What is left close to the sea, is a strange utopian vastness with an untouched vegetation. The outlines of the buildings carried away by the tsunami are still visible. Only a few houses are left, to remind us of the past.


"Infiltration" is an answer to the exhibition Still Water. This installation made of damp-proof plasterboards is a wall that goes through the gallery space. The plasterboards have absorbed water during several weeks in a moisty cave. They resurface in the gallery’s space, dry, but finally lined with water. The installation "infiltration" create a dam, a protection, although weakened by the water it contains and surrounds.

Water is present in the form of ice and snow in the Nature morte series of Laurent Pernot. A nature that will no longer live in the ice, as a prisoner of the time she will also be preserved in eternal youth, unaltered, original. Laurent Pernot's work often evokes abandoned places where the presence of life is very rare, their traces suggest a distant past of legendary kingdoms or fairy tales. The boundaries between reality and myth are blurred forever in a dreamlike atmosphere.

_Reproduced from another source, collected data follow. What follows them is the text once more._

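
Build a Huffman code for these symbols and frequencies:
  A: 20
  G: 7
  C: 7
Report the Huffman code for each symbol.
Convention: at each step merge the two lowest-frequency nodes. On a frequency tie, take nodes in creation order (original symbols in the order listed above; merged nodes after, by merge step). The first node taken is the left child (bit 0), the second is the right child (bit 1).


Huffman tree construction:
Step 1: Merge G(7) + C(7) = 14
Step 2: Merge (G+C)(14) + A(20) = 34
Read each symbol's code off the tree from the root (left child = 0, right child = 1).

Codes:
  A: 1 (length 1)
  G: 00 (length 2)
  C: 01 (length 2)
Average code length: 48/34 = 1.4118 bits/symbol


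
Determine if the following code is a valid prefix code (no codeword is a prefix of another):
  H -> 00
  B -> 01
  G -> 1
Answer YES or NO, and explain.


Checking each pair (does one codeword prefix another?):
  H='00' vs B='01': no prefix
  H='00' vs G='1': no prefix
  B='01' vs H='00': no prefix
  B='01' vs G='1': no prefix
  G='1' vs H='00': no prefix
  G='1' vs B='01': no prefix
No violation found over all pairs.

YES -- this is a valid prefix code. No codeword is a prefix of any other codeword.


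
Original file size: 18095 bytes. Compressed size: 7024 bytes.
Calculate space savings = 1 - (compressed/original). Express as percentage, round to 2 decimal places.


ratio = compressed/original = 7024/18095 = 0.388174
savings = 1 - ratio = 1 - 0.388174 = 0.611826
as a percentage: 0.611826 * 100 = 61.18%

Space savings = 1 - 7024/18095 = 61.18%


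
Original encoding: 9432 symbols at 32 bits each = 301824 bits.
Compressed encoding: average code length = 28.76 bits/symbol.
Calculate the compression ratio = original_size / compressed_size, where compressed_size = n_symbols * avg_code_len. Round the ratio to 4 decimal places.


original_size = n_symbols * orig_bits = 9432 * 32 = 301824 bits
compressed_size = n_symbols * avg_code_len = 9432 * 28.76 = 271264.32 bits
ratio = original_size / compressed_size = 301824 / 271264.32 = 1.1127

Compression ratio = 1.1127


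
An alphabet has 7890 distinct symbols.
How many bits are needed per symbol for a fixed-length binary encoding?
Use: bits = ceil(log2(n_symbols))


log2(7890) = 12.9458
Bracket: 2^12 = 4096 < 7890 <= 2^13 = 8192
So ceil(log2(7890)) = 13

bits = ceil(log2(7890)) = ceil(12.9458) = 13 bits


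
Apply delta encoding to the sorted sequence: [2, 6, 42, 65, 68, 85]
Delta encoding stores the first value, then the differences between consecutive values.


First value: 2
Deltas:
  6 - 2 = 4
  42 - 6 = 36
  65 - 42 = 23
  68 - 65 = 3
  85 - 68 = 17


Delta encoded: [2, 4, 36, 23, 3, 17]


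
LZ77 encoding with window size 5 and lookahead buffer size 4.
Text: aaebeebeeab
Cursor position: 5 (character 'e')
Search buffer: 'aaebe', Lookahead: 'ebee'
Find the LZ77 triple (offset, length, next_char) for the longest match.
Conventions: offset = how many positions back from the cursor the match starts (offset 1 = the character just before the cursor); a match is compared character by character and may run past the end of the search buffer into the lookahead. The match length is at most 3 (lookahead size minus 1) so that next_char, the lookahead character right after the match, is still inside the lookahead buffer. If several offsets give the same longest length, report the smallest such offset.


Try each offset into the search buffer:
  offset=1 (pos 4, char 'e'): match length 1
  offset=2 (pos 3, char 'b'): match length 0
  offset=3 (pos 2, char 'e'): match length 3
  offset=4 (pos 1, char 'a'): match length 0
  offset=5 (pos 0, char 'a'): match length 0
Longest match has length 3 at offset 3.
next_char = character at position 5 + 3 = 8 -> 'e'

Best match: offset=3, length=3 (matching 'ebe' starting at position 2)
LZ77 triple: (3, 3, 'e')


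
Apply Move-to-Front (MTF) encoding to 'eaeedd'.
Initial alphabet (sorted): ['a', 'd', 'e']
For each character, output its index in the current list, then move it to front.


MTF encoding:
'e': index 2 in ['a', 'd', 'e'] -> ['e', 'a', 'd']
'a': index 1 in ['e', 'a', 'd'] -> ['a', 'e', 'd']
'e': index 1 in ['a', 'e', 'd'] -> ['e', 'a', 'd']
'e': index 0 in ['e', 'a', 'd'] -> ['e', 'a', 'd']
'd': index 2 in ['e', 'a', 'd'] -> ['d', 'e', 'a']
'd': index 0 in ['d', 'e', 'a'] -> ['d', 'e', 'a']


Output: [2, 1, 1, 0, 2, 0]


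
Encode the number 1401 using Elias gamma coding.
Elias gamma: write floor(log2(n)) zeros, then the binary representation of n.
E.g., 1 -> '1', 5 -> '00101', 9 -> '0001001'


num_bits = floor(log2(1401)) + 1 = 11
leading_zeros = num_bits - 1 = 10
binary(1401) = 10101111001

Elias gamma(1401) = '0000000000' + '10101111001' = 000000000010101111001 (21 bits)


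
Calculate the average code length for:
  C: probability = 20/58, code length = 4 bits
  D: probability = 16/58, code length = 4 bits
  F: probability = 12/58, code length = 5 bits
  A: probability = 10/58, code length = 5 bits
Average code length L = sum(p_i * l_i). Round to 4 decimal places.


Weighted contributions p_i * l_i:
  C: (20/58) * 4 = 80/58
  D: (16/58) * 4 = 64/58
  F: (12/58) * 5 = 60/58
  A: (10/58) * 5 = 50/58
Sum = (80 + 64 + 60 + 50)/58 = 254/58

L = 254/58 = 4.3793 bits/symbol


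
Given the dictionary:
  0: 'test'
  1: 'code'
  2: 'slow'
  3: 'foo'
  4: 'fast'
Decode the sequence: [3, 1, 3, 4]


Look up each index in the dictionary:
  3 -> 'foo'
  1 -> 'code'
  3 -> 'foo'
  4 -> 'fast'

Decoded: "foo code foo fast"


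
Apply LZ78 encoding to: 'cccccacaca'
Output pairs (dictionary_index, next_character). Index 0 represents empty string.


LZ78 encoding steps:
Dictionary: {0: ''}
Step 1: w='' (idx 0), next='c' -> output (0, 'c'), add 'c' as idx 1
Step 2: w='c' (idx 1), next='c' -> output (1, 'c'), add 'cc' as idx 2
Step 3: w='cc' (idx 2), next='a' -> output (2, 'a'), add 'cca' as idx 3
Step 4: w='c' (idx 1), next='a' -> output (1, 'a'), add 'ca' as idx 4
Step 5: w='ca' (idx 4), end of input -> output (4, '')


Encoded: [(0, 'c'), (1, 'c'), (2, 'a'), (1, 'a'), (4, '')]


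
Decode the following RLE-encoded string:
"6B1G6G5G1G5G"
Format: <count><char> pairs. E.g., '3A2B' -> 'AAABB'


Expanding each <count><char> pair:
  6B -> 'BBBBBB'
  1G -> 'G'
  6G -> 'GGGGGG'
  5G -> 'GGGGG'
  1G -> 'G'
  5G -> 'GGGGG'

Decoded = BBBBBBGGGGGGGGGGGGGGGGGG


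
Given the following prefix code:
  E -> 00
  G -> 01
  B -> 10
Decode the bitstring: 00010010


Decoding step by step:
Bits 00 -> E
Bits 01 -> G
Bits 00 -> E
Bits 10 -> B


Decoded message: EGEB


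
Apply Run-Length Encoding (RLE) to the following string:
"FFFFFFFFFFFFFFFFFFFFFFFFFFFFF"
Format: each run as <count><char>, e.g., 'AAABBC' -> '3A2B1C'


Scanning runs left to right:
  i=0: run of 'F' x 29 -> '29F'

RLE = 29F


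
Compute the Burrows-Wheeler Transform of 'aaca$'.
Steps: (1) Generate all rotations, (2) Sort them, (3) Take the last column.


Rotations (sorted):
  0: $aaca -> last char: a
  1: a$aac -> last char: c
  2: aaca$ -> last char: $
  3: aca$a -> last char: a
  4: ca$aa -> last char: a


BWT = ac$aa


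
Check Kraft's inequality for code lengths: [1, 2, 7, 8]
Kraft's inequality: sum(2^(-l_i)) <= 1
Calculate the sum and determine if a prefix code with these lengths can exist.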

By stating that water takes shape only within a container, the piece becomes a work on forms and space, on how spaces influence and relate to each other. The coloration of the water, through the absorption of pigments present in pieces of colored paper, the assembly and the composition of glass containers and the disposal of the transparent colored water with its transparence inside them, they are used as syntactic elements to introduce a dimension of similarities and contrasts in relation.